Interpreter Side-Stepped Ethics To Get Truth To Deaf
By Dave Reynolds, Inclusion Daily Express
December 2, 2004
KIEV, UKRAINE--Deaf television viewers may have been the first to learn that the government's official news regarding Ukraine's presidential election was being questioned by members of the media, the New York Times reported.
During a news broadcast last Thursday morning, the anchor of the government's state-run UT-1 television station was informing viewers that Prime Minister Viktor F. Yanukovich had won the November 21 election handily over challenger Viktor A. Yushchenko.
Sign language interpreter Natalia Dimitruk, who was seen in a small inset on the screen, was signing something entirely different to viewers.
"The results announced by the Central Electoral Commission are rigged," Dimitruk signed. "Do not believe them."

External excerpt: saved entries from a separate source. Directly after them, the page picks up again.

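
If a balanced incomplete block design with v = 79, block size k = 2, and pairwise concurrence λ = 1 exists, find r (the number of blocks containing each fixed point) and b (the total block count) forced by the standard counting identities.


Any 2-(v, k, λ) BIBD satisfies two necessary conditions:
  (i)  Each point sits in r blocks, and counting incidences through any fixed point gives r(k − 1) = λ(v − 1), so r = λ(v − 1)/(k − 1).
  (ii) Total incidences bk = vr, so b = vr/k.
Step 1: r = λ(v − 1)/(k − 1) = 1·(79 − 1)/(2 − 1) = 1·78/1 = 78/1 = 78.
Step 2: b = vr/k = 79·78/2 = 6162/2 = 3081.
Check integrality: r = 78 ∈ Z ✓, b = 3081 ∈ Z ✓.
(These identities are necessary conditions: they determine r and b for any design with these parameters, but do not by themselves prove that one exists.)

r = 78, b = 3081.


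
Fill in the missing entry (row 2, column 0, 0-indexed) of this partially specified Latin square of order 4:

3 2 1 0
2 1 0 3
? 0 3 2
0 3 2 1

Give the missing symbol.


Row 2 contains symbols [0, 2, 3] — missing [1].
Column 0 contains symbols [0, 2, 3] — missing [1].
The missing symbol must appear in both missing sets; intersection = [1].
Therefore the hidden value is 1.

Missing value = 1.


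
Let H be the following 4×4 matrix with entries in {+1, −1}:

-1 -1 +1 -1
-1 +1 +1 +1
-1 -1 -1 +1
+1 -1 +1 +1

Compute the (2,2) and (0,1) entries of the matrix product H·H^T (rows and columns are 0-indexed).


Row 0 of H: [-1, -1, 1, -1].
Row 1 of H: [-1, 1, 1, 1].
Row 2 of H: [-1, -1, -1, 1].
(H·H^T)[2][2] = Σ_j H[2][j]·H[2][j] = (-1)² + (-1)² + (-1)² + (1)² = 1 + 1 + 1 + 1 = 4.
(H·H^T)[0][1] = Σ_j H[0][j]·H[1][j] = (-1)·(-1) + (-1)·(1) + (1)·(1) + (-1)·(1) = 1 + -1 + 1 + -1 = 0.
So rows 0 and 1 are orthogonal; the diagonal entry equals n = 4.

(2,2) entry = 4; (0,1) entry = 0.


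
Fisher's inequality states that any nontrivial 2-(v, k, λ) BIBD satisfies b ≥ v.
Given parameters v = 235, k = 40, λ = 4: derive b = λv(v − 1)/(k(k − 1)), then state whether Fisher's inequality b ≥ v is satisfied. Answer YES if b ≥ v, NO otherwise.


r = λ(v − 1)/(k − 1) = 4·234/39 = 24.
b = vr/k = 235·24/40 = 141.
Fisher's inequality: b ≥ v ⇔ 141 ≥ 235? NO.

NO


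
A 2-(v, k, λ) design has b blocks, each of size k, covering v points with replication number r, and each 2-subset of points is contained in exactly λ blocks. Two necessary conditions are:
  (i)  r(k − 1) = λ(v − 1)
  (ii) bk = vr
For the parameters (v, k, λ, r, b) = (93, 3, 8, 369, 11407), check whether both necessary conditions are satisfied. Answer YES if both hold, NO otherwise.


Condition (i): r(k − 1) = 369·2 = 738; λ(v − 1) = 8·92 = 736. Match? NO.
Condition (ii): bk = 11407·3 = 34221; vr = 93·369 = 34317. Match? NO.
Both conditions hold? NO.

NO


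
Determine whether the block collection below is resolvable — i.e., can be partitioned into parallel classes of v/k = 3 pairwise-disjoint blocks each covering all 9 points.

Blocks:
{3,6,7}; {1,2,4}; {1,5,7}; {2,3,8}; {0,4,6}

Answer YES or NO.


v = 9, block size k = 3, number of blocks = 5.
For resolvability, blocks must partition into parallel classes of size v/k = 3.
Total blocks must therefore be a multiple of 3: 5 = 3·1 + 2 ⇒ not divisible ✗.
Resolvable? NO.

NO


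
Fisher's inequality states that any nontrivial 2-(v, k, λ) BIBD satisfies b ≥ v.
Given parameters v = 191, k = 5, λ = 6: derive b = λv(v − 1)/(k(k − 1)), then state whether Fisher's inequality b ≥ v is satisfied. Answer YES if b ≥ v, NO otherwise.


r = λ(v − 1)/(k − 1) = 6·190/4 = 285.
b = vr/k = 191·285/5 = 10887.
Fisher's inequality: b ≥ v ⇔ 10887 ≥ 191? YES.

YES


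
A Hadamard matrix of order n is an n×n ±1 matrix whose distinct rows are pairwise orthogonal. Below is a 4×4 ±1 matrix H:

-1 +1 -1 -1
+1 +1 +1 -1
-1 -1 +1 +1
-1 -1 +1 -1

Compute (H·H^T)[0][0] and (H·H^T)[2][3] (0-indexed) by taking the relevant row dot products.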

Dimitruk went on to declare that Yushchenko was Ukraine's new president.
"I am very disappointed by the fact that I had to interpret lies," she continued. "I will not do it any more. I do not know if you will see me again."
Later that day, more than 200 journalists at UT-1 went on strike. Dimitruk came out and joined them. They said they would no longer allow themselves to be forced to report what they knew to be incorrect or biased information favoring the government.

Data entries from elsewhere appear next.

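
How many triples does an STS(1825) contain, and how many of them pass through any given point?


An STS(v) is a 2-(v, 3, 1) BIBD: block size k = 3, λ = 1.
Replication: r(k − 1) = λ(v − 1) ⇒ r·2 = 1825 − 1 = 1824 ⇒ r = 912.
Block count: b = v(v − 1)/6 = 1825·1824/6 = 3328800/6 = 554800.
(Check via bk = vr: 554800·3 = 1664400 = 1825·912 = 1664400 ✓.)

r = 912, b = 554800.


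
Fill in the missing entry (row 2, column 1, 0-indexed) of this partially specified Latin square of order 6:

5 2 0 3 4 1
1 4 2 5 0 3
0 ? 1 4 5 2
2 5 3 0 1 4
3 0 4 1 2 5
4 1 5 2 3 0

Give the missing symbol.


Row 2 contains symbols [0, 1, 2, 4, 5] — missing [3].
Column 1 contains symbols [0, 1, 2, 4, 5] — missing [3].
The missing symbol must appear in both missing sets; intersection = [3].
Therefore the hidden value is 3.

Missing value = 3.


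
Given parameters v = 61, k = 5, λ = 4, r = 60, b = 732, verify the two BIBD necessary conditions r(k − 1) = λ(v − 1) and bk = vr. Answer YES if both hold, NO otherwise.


Condition (i): r(k − 1) = 60·4 = 240; λ(v − 1) = 4·60 = 240. Match? YES.
Condition (ii): bk = 732·5 = 3660; vr = 61·60 = 3660. Match? YES.
Both conditions hold? YES.

YES


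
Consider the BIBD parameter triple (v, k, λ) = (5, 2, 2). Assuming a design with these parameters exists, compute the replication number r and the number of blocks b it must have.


Any 2-(v, k, λ) BIBD satisfies two necessary conditions:
  (i)  Each point sits in r blocks, and counting incidences through any fixed point gives r(k − 1) = λ(v − 1), so r = λ(v − 1)/(k − 1).
  (ii) Total incidences bk = vr, so b = vr/k.
Step 1: r = λ(v − 1)/(k − 1) = 2·(5 − 1)/(2 − 1) = 2·4/1 = 8/1 = 8.
Step 2: b = vr/k = 5·8/2 = 40/2 = 20.
Check integrality: r = 8 ∈ Z ✓, b = 20 ∈ Z ✓.
(These identities are necessary conditions: they determine r and b for any design with these parameters, but do not by themselves prove that one exists.)

r = 8, b = 20.


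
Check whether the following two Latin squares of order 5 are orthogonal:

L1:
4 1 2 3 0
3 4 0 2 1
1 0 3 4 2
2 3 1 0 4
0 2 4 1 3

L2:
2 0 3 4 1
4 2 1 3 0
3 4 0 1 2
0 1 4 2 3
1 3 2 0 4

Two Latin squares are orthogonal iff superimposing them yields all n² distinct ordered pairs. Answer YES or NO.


Form the n² = 25 superimposed pairs (L1[i][j], L2[i][j]), row by row (rows and columns indexed from 0):
row 0: (4,2) (1,0) (2,3) (3,4) (0,1)
row 1: (3,4) (4,2) (0,1) (2,3) (1,0)
row 2: (1,3) (0,4) (3,0) (4,1) (2,2)
row 3: (2,0) (3,1) (1,4) (0,2) (4,3)
row 4: (0,1) (2,3) (4,2) (1,0) (3,4)
Orthogonality requires all 25 pairs distinct.
But the pair (3,4) repeats: cell (0,3) has L1 = 3, L2 = 4, and cell (1,0) has L1 = 3, L2 = 4.
A repeated pair means some other pair never occurs (only 15 distinct pairs out of 25), so the squares are not orthogonal.
Conclusion: NO.

NO


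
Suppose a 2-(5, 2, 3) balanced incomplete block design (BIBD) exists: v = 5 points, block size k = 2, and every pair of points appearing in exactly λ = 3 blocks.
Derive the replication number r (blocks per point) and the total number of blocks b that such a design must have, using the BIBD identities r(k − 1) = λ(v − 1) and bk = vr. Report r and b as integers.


Any 2-(v, k, λ) BIBD satisfies two necessary conditions:
  (i)  Each point sits in r blocks, and counting incidences through any fixed point gives r(k − 1) = λ(v − 1), so r = λ(v − 1)/(k − 1).
  (ii) Total incidences bk = vr, so b = vr/k.
Step 1: r = λ(v − 1)/(k − 1) = 3·(5 − 1)/(2 − 1) = 3·4/1 = 12/1 = 12.
Step 2: b = vr/k = 5·12/2 = 60/2 = 30.
Check integrality: r = 12 ∈ Z ✓, b = 30 ∈ Z ✓.
(These identities are necessary conditions: they determine r and b for any design with these parameters, but do not by themselves prove that one exists.)

r = 12, b = 30.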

Dimitruk later said she agonized over her decision to go against what the anchor was reporting. She acknowledged that her act of rebellion violated her own ethics as a sign language interpreter. Even though she realized that she is a trusted source of information for tens of thousands of deaf and hard-of-hearing Ukrainians, she felt compelled to present her own opinion of what was going on.
"The deaf, they do not have a choice of what they watch," Dimitruk said.
Since the election results were announced, thousands of Ukrainians have staged massive protests in the streets demanding a new election, calling the results a fraud.
Mediators from the European Union and other countries are offering to helping the government and opposition officials stage a re-election or negotiate a solution that will work for both sides.